Eine Infektion mit Sars-CoV-2 macht nicht jeden Menschen krank. Einem Forscherteam von der University Sydney gelingt es, den Stoff zu identifizieren, der die Immunbarriere bildet. Er hilft auch bei anderen Erregern. Auf dieser Grundlage sind in Zukunft wirksame Medikamente denkbar.
Forscher haben einen Stoff in der Lunge entdeckt, der das Andocken von Sars-CoV-2 an menschliche Zellen hemmt. Das Team um Professor Greg Neely vom Charles Perkins Centre der University of Sydney identifizierte das besondere Eiweiß und benannte es mit LRRC15. Für die Forschenden ist denkbar, dass eine hohe Konzentration von LRRC15 die Mobilität des Sars-CoV-2 so weit einschränkt, dass Menschen nicht an dem Virus erkranken. Sollte sich das in weiteren Untersuchungen bestätigen lassen, dann wäre das Rätsel um die Covid-19-Immunität gelöst.

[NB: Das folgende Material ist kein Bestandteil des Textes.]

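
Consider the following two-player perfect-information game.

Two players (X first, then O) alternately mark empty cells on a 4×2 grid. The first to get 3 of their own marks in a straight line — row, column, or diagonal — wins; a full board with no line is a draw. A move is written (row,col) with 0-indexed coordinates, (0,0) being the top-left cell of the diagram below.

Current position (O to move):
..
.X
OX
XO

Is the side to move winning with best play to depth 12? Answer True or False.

O winning at [../.X/OX/XO]: False

p1 O@[../.X/OX/XO]: (0,0)[O./.X/OX/XO]-1 (0,1)[.O/.X/OX/XO]+0* (1,0)[../OX/OX/XO]-1
p2 X@[.O/.X/OX/XO]: (0,0)[XO/.X/OX/XO]+0* (1,0)[.O/XX/OX/XO]+0
p3 O@[XO/.X/OX/XO]: (1,0)[XO/OX/OX/XO]+0*
p4 X@[XO/OX/OX/XO] terminal +0; root [../.X/OX/XO] d12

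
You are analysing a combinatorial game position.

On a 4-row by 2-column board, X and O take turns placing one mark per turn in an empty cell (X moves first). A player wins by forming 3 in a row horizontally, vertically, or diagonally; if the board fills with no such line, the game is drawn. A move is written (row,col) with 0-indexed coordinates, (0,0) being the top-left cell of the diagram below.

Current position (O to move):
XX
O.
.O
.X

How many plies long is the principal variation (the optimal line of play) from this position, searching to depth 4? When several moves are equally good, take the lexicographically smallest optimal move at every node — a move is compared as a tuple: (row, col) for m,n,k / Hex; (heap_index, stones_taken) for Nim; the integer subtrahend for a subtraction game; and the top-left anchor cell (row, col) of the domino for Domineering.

PV length from [XX/O./.O/.X]: 3 plies

p1 O@[XX/O./.O/.X]: (1,1)[XX/OO/.O/.X]+0* (2,0)[XX/O./OO/.X]+0 (3,0)[XX/O./.O/OX]+0
p2 X@[XX/OO/.O/.X]: (2,0)[XX/OO/XO/.X]+0* (3,0)[XX/OO/.O/XX]+0
p3 O@[XX/OO/XO/.X]: (3,0)[XX/OO/XO/OX]+0*
p4 X@[XX/OO/XO/OX] terminal +0; root [XX/O./.O/.X] d4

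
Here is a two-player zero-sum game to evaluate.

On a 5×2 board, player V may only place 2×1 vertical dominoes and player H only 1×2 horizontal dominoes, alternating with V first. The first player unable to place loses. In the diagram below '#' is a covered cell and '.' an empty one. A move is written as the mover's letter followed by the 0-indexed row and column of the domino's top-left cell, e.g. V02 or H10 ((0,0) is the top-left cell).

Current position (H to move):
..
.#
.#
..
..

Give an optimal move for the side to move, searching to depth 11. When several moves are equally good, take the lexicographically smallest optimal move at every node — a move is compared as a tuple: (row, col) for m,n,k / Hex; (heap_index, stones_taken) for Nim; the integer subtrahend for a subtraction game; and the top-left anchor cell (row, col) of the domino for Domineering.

[../.#/.#/../..] H move#1: H00:-1/##/.#/.#/../.., H30:+1/../.#/.#/##/..*, H40:+1/../.#/.#/../##
[../.#/.#/##/..] V move#2: V00:-1/#./##/.#/##/..*, V10:-1/../##/##/##/..
[#./##/.#/##/..] H move#3: H40:+1/#./##/.#/##/##*
[#./##/.#/##/##] end (terminal -1, V#4); searched ../.#/.#/../.. to 11

H's best at [../.#/.#/../..]: H30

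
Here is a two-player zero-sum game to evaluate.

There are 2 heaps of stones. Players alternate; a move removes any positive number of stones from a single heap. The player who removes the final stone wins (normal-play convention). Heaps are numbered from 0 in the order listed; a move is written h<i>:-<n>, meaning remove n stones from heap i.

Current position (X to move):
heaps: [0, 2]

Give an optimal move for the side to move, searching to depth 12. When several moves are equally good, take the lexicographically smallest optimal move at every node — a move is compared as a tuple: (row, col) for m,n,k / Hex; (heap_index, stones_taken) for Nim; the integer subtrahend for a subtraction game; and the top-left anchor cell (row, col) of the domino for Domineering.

X's best at [(0,2)]: h1:-2

[(0,2)] X move#1: h1:-1:-1/(0,1), h1:-2:+1/(0,0)*
[(0,0)] end (terminal -1, O#2); searched (0,2) to 12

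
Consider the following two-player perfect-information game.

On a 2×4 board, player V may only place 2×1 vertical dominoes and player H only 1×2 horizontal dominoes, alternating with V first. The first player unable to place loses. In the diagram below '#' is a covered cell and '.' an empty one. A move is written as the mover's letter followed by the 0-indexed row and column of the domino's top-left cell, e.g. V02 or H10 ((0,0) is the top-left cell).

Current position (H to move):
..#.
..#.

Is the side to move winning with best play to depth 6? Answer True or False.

[..#./..#.] H move#1: H00:+1/###./..#.*, H10:+1/..#./###.
[###./..#.] V move#2: V03:-1/####/..##*
[####/..##] H move#3: H10:+1/####/####*
[####/####] end (terminal -1, V#4); searched ..#./..#. to 6

H winning at [..#./..#.]: True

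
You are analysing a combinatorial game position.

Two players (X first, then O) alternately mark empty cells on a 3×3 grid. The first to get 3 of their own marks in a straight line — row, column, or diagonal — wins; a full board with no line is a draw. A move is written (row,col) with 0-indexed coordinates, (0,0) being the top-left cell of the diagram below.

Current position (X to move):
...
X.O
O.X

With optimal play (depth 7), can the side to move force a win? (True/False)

ply 1, X at .../X.O/O.X | (0,0)=+0→X../X.O/O.X*; (0,1)=+0→.X./X.O/O.X; (0,2)=+0→..X/X.O/O.X; (1,1)=+0→.../XXO/O.X; (2,1)=+0→.../X.O/OXX
ply 2, O at X../X.O/O.X | (0,1)=-1→XO./X.O/O.X; (0,2)=-1→X.O/X.O/O.X; (1,1)=+0→X../XOO/O.X*; (2,1)=-1→X../X.O/OOX
ply 3, X at X../XOO/O.X | (0,1)=-1→XX./XOO/O.X; (0,2)=+0→X.X/XOO/O.X*; (2,1)=-1→X../XOO/OXX
ply 4, O at X.X/XOO/O.X | (0,1)=+0→XOX/XOO/O.X*; (2,1)=-1→X.X/XOO/OOX
ply 5, X at XOX/XOO/O.X | (2,1)=+0→XOX/XOO/OXX*
ply 6: XOX/XOO/OXX is terminal +0 (O); from .../X.O/O.X depth 7

X winning at [.../X.O/O.X]: False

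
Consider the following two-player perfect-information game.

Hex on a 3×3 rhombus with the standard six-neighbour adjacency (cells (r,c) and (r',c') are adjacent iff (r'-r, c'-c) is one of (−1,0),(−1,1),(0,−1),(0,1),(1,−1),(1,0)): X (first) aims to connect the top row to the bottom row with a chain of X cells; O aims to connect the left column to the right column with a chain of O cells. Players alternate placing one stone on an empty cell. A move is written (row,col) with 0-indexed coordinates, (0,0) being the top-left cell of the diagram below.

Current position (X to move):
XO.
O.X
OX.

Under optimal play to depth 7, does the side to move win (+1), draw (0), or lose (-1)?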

Das Team hatte für die Untersuchung mit einer bestimmten Methode der Genomik zunächst menschliche Zellen nach Proteinen untersucht, an die das Coronavirus binden kann. So stießen sie auf das Rezeptorprotein LRRC15. Dieses befindet sich in Lungen von Personen, die an Covid-19 oder anderen Krankheiten gestorben sind. Bei Menschen, die keine viralen Infektionen hatten, fand das Forscherteam hingegen auch keine Hinweise auf LRRC15. Sie gehen deshalb davon aus, dass diese Rezeptorprotein einen neuen Teil der Immunbarriere bildet, die zum Schutz vor einer schweren Covid-19-Infektion beiträgt und gleichzeitig die antivirale Reaktion des Körpers aktiviert.
Die Forschenden gehen davon aus, dass entweder nicht genug LRRC15 oder, dass es nicht rechtzeitig genug vom Körper gebildet wurde, um die Infektion in Schach zu halten. „Wenn wir uns die Lungen von Patienten ansehen, die an Covid gestorben sind, gibt es viel von diesem Protein“, sagte Neely laut „The Guardian“. „Aber wir konnten uns die Lungen von Patienten, die Covid überlebt haben, nicht ansehen, da eine Lungenbiopsie bei lebenden Menschen nicht so einfach durchzuführen ist. Wir sind aber sehr sicher, dass Überlebende mehr von diesem Protein haben als diejenigen, die an Covid gestorben sind.“ LRRC15 wird normalerweise stark in Geweben exprimiert, die wichtige Immunbarrieren wie die Plazenta, die Haut und verschiedene Lymphgefäße bilden.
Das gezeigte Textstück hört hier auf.